Les choses se sont calmées, et les remarques des lecteurs n'y sont sans doute pas pour rien. Pendant ce temps, la présentation ne cessait de s'améliorer, les rubriques de s'enrichir. Mais peu à peu, une certaine note peu conventionnelle se frayait un passage parmi certaines notices éditoriales, ou au sein d'articles d'apparence bénigne. En bref, beaucoup de sujets devenaient l'occasion d'insérer des remarques qu'on aurait pu croire issues d'officines de déstabilisation ou d'un "avant-gardisme" assez mal inspiré, et pour l'appeler ainsi.
Puis ces choses ont pris un tour plus serein, noyées forcément dans la masse des articles excellents, c'est-à-dire tous. L'équipe rédactionnelle n'est absolument pas ici en cause. Il est même à regretter la plupart du temps que les reportages soient si denses, si courts, tant la qualité des choix, et la valeur ajoutée par la plume et les images sont du meilleur niveau.
Non, c'est le choix du ton éditorial général qui est ici en cause. Les remarques avisées de groupies emblématiques de la Presse Unique sont venues saupoudrer peu à peu la note d'ouverture, de façon réussie parfois, mais aussi souvent pour le pire.
Puis on a vu de plus en plus fréquemment, frôlant l'indigestion, un clan particulier - toujours le même - d'un certain milieu parisien, au point qu'on pouvait se demander si la revue devenait un bulletin d'annonces privées à l'usage d'un groupuscule enragé du squattage médiatique ! Le clan des copains, abonné à l'année des rubriques mondaines...
Puis encore, on a vu s'insérer des articles curieux : l'un d'eux consacré à un ministre en exercice - permettant à l'occasion d'apprécier que l'appartenance à un nom illustre n'empêche pas enfants ou petits-enfants d'être mal élevés; ça n'empêche pas ces gens-là de vouloir commander et de prétendre influer sur la vie d'une société entière. Un autre article, où il était question de tableaux prestigieux : on se demande encore pourquoi il fut demandé à un panel de personnages politiques d'en faire la critique. Mais il est vrai que si on veut instaurer, que dis-je, imposer la confusion des genres, il faut bien commencer un jour...
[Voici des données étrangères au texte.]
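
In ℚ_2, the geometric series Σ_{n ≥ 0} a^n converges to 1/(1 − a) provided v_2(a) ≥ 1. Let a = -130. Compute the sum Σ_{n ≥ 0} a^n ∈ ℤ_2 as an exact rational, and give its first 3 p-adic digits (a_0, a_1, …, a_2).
Σ a^n = 1/(1 − a) = 1/131;  first 3 digits = (1, 1, 0)

v_2(a) = 1 ≥ 1, so the series converges in ℤ_2 to 1/(1 − a) = 1/(1 − (-130)) = 1/131. Expand this rational in ℤ_2: compute digits iteratively via d_i = x_i mod 2, x_{i+1} = (x_i − d_i)/2. The first 3 digits are (1, 1, 0).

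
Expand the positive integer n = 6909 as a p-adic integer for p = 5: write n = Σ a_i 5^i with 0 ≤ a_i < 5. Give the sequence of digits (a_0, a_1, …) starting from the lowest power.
(a_0, a_1, …) = (4, 1, 1, 0, 1, 2)

Repeated division by 5 gives the digits low-to-high: 6909 = 4 + 1·5^1 + 1·5^2 + 1·5^4 + 2·5^5. Digit sequence: (4, 1, 1, 0, 1, 2).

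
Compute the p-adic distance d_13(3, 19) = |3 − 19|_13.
d_13(3, 19) = 1

Step 1 — x − y = 3 − 19 = -16. Step 2 — v_13(-16) = 0 (factor: -16 = −(13^0 · 16); the sign does not affect v_p). Step 3 — |x − y|_13 = 13^{0} = 1.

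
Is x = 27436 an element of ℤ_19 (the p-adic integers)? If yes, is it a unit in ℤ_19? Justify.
x ∈ ℤ_19 but not a unit; v_19(x) = 3 > 0

ℤ_19 = {x ∈ ℚ_19 : v_19(x) ≥ 0} and ℤ_19^× = {x ∈ ℤ_19 : v_19(x) = 0}. Here v_19(27436) = v_19(num) − v_19(den) = 3; compare against these criteria.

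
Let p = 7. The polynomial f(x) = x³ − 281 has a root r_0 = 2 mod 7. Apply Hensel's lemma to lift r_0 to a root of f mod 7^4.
r_3 = 1899 (mod 2401)

Hensel: r_{i+1} = r_i − f(r_i)/f′(r_i) mod 7^{i+2}, where f′(x) = 3x². Iterate:
  r_0 = 2 (mod 7)
  r_1 = 37 (mod 49)
  r_2 = 184 (mod 343)
  r_3 = 1899 (mod 2401)
Final: r = 1899 with f(r) ≡ 0 mod 7^4.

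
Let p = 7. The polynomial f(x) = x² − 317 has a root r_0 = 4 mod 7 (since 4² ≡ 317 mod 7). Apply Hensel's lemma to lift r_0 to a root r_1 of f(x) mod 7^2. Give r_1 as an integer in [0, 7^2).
r_1 = 11 (mod 49)

Hensel's recurrence: r_{i+1} = r_i − f(r_i)·(f′(r_i))^{-1} mod 7^{i+2}, with f′(x) = 2x. Iterate:
  r_0 = 4 (mod 7)
  r_1 = 11 (mod 49)
Final: r_1 = 11, and one checks f(r_1) ≡ 0 mod 7^2.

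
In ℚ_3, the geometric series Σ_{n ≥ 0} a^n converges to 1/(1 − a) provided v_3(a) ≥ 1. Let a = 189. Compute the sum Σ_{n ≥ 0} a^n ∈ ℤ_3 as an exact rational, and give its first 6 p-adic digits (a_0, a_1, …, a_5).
Σ a^n = 1/(1 − a) = -1/188;  first 6 digits = (1, 0, 0, 1, 2, 0)

v_3(a) = 3 ≥ 1, so the series converges in ℤ_3 to 1/(1 − a) = 1/(1 − 189) = -1/188. Expand this rational in ℤ_3: compute digits iteratively via d_i = x_i mod 3, x_{i+1} = (x_i − d_i)/3. The first 6 digits are (1, 0, 0, 1, 2, 0).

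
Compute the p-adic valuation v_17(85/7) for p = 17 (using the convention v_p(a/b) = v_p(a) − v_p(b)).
v_17(85/7) = 1

Factor powers of 17 from the numerator and denominator of the reduced fraction: 85 = 17^1 · 5 and 7 = 17^0 · 7. Apply v_p(a/b) = v_p(a) − v_p(b): v_17(85/7) = 1 − 0 = 1.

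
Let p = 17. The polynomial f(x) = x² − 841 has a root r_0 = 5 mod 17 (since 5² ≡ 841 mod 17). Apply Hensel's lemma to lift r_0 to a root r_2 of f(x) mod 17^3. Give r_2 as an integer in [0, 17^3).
r_2 = 4884 (mod 4913)

Hensel's recurrence: r_{i+1} = r_i − f(r_i)·(f′(r_i))^{-1} mod 17^{i+2}, with f′(x) = 2x. Iterate:
  r_0 = 5 (mod 17)
  r_1 = 260 (mod 289)
  r_2 = 4884 (mod 4913)
Final: r_2 = 4884, and one checks f(r_2) ≡ 0 mod 17^3.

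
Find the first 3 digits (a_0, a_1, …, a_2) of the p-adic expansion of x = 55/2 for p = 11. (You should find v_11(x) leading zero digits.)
(a_0, …, a_2) = (0, 8, 5)

v_11(55/2) = 1, so a_0 = ... = a_0 = 0. Factor out: x = 11^1 · u with u = 5/2 a unit in ℤ_11. Expand u iteratively via a_{v+i} = u_i mod 11, u_{i+1} = (u_i − a_{v+i})/11:
  u_0 = 5/2;  a_1 = 8;  u_1 = (u_0 − 8)/11 = -1/2
  u_1 = -1/2;  a_2 = 5;  u_2 = (u_1 − 5)/11 = -1/2
Digits: (0, 8, 5).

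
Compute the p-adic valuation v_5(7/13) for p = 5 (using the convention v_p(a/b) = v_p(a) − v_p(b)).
v_5(7/13) = 0

Factor powers of 5 from the numerator and denominator of the reduced fraction: 7 = 5^0 · 7 and 13 = 5^0 · 13. Apply v_p(a/b) = v_p(a) − v_p(b): v_5(7/13) = 0 − 0 = 0.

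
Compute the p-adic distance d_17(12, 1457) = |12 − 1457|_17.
d_17(12, 1457) = 1/289

Step 1 — x − y = 12 − 1457 = -1445. Step 2 — v_17(-1445) = 2 (factor: -1445 = −(17^2 · 5); the sign does not affect v_p). Step 3 — |x − y|_17 = 17^{-2} = 1/289.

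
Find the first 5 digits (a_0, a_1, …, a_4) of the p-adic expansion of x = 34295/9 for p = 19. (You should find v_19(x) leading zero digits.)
(a_0, …, a_4) = (0, 0, 0, 9, 8)

v_19(34295/9) = 3, so a_0 = ... = a_2 = 0. Factor out: x = 19^3 · u with u = 5/9 a unit in ℤ_19. Expand u iteratively via a_{v+i} = u_i mod 19, u_{i+1} = (u_i − a_{v+i})/19:
  u_0 = 5/9;  a_3 = 9;  u_1 = (u_0 − 9)/19 = -4/9
  u_1 = -4/9;  a_4 = 8;  u_2 = (u_1 − 8)/19 = -4/9
Digits: (0, 0, 0, 9, 8).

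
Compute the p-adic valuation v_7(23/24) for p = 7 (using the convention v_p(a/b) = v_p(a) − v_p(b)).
v_7(23/24) = 0

Factor powers of 7 from the numerator and denominator of the reduced fraction: 23 = 7^0 · 23 and 24 = 7^0 · 24. Apply v_p(a/b) = v_p(a) − v_p(b): v_7(23/24) = 0 − 0 = 0.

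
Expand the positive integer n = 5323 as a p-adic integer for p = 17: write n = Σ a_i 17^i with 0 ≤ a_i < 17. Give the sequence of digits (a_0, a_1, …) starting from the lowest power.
(a_0, a_1, …) = (2, 7, 1, 1)

Repeated division by 17 gives the digits low-to-high: 5323 = 2 + 7·17^1 + 1·17^2 + 1·17^3. Digit sequence: (2, 7, 1, 1).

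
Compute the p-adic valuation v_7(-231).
v_7(-231) = 1

v_7(n) is the largest exponent k such that 7^k divides n. Factor out: -231 = -7^1 · 33. (Sign doesn't affect v_p.) So v_7(-231) = 1.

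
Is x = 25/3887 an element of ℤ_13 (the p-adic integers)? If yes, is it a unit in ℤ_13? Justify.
x ∉ ℤ_13 (v_13(x) = -2 < 0)

ℤ_13 = {x ∈ ℚ_13 : v_13(x) ≥ 0} and ℤ_13^× = {x ∈ ℤ_13 : v_13(x) = 0}. Here v_13(25/3887) = v_13(num) − v_13(den) = -2; compare against these criteria.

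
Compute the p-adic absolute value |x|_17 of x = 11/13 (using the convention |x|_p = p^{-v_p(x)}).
|11/13|_17 = 1

Step 1 — compute v_17(x) by factoring powers of 17 out of the numerator and denominator: v_17(11/13) = 0. Step 2 — apply |x|_p = p^{-v_p(x)} = 17^{0} = 1.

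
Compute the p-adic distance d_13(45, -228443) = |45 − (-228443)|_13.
d_13(45, -228443) = 1/28561

Step 1 — x − y = 45 − (-228443) = 228488. Step 2 — v_13(228488) = 4 (factor: 228488 = (13^4 · 8); the sign does not affect v_p). Step 3 — |x − y|_13 = 13^{-4} = 1/28561.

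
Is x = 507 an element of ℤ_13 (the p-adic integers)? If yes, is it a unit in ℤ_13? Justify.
x ∈ ℤ_13 but not a unit; v_13(x) = 2 > 0

ℤ_13 = {x ∈ ℚ_13 : v_13(x) ≥ 0} and ℤ_13^× = {x ∈ ℤ_13 : v_13(x) = 0}. Here v_13(507) = v_13(num) − v_13(den) = 2; compare against these criteria.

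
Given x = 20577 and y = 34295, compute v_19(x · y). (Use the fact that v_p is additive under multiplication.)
v_19(705688215) = 6

v_p(x) = 3 (factor: 20577 = 19^3 · 3); v_p(y) = 3 (factor: 34295 = 19^3 · 5). Additivity: v_p(xy) = v_p(x) + v_p(y) = 3 + 3 = 6. (Direct check: xy = 705688215 = 19^6 · (15).)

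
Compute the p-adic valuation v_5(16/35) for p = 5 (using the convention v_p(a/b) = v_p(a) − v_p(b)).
v_5(16/35) = -1

Factor powers of 5 from the numerator and denominator of the reduced fraction: 16 = 5^0 · 16 and 35 = 5^1 · 7. Apply v_p(a/b) = v_p(a) − v_p(b): v_5(16/35) = 0 − 1 = -1.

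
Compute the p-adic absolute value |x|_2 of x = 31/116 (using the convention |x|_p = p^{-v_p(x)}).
|31/116|_2 = 4

Step 1 — compute v_2(x) by factoring powers of 2 out of the numerator and denominator: v_2(31/116) = -2. Step 2 — apply |x|_p = p^{-v_p(x)} = 2^{2} = 4.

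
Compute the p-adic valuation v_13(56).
v_13(56) = 0

v_13(n) is the largest exponent k such that 13^k divides n. Factor out: 56 = 13^0 · 56. (Sign doesn't affect v_p.) So v_13(56) = 0.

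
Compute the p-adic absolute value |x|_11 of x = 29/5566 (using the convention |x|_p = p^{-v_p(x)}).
|29/5566|_11 = 121

Step 1 — compute v_11(x) by factoring powers of 11 out of the numerator and denominator: v_11(29/5566) = -2. Step 2 — apply |x|_p = p^{-v_p(x)} = 11^{2} = 121.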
Bref, la culture-caniveau cherchait des interstices pour se frayer un chemin. Mais depuis la dernière grande élection française, l'excès bascule dans la déraison. Il n'est, si mes souvenirs sont bons, pas un seul numéro de Point de Vue qui n'ait bassiné son lectorat avec les personnages tombés comme une plaie sur notre quotidien. Avec la virulence d'un mauvais dépliant électoral, la revue tartine les nouvelles stars jusqu'à l'écoeurement et pendant ce temps se soustrait à ses lecteurs.
Il va falloir faire un choix. Chez Point de Vue, c'est un public cultivé qui vient retrouver le meilleur de l'actualité ou de l'évocation artistique et historique. Le public un peu moins cultivé, et très nombreux, qui lit aussi la revue, vient retrouver la même chose, précisément cela qu'il ne trouve pas ailleurs. Il n'a pas besoin qu'on lui tienne la main, et le lectorat féminin en particulier, le plus nombreux, n'attend pas les égéries médiatiques pour se voir expliquer comment faire.
Nous ne parlerons pas ici du Courrier des lecteurs de la revue, dans lequel écrire une remarque qui n'attire pas une contre-remarque désagréable relève sans doute de l'exploit si la lettre que l'on envoie s'avère sortir de la louange sirupeuse.
Il est plus-que-dommage que Point de Vue, qui demeure ma revue préférée, n'ait pas assez d'indépendance d'esprit pour ne pas céder aux mirages vulgaires au point de mettre sa légendaire élégance en berne.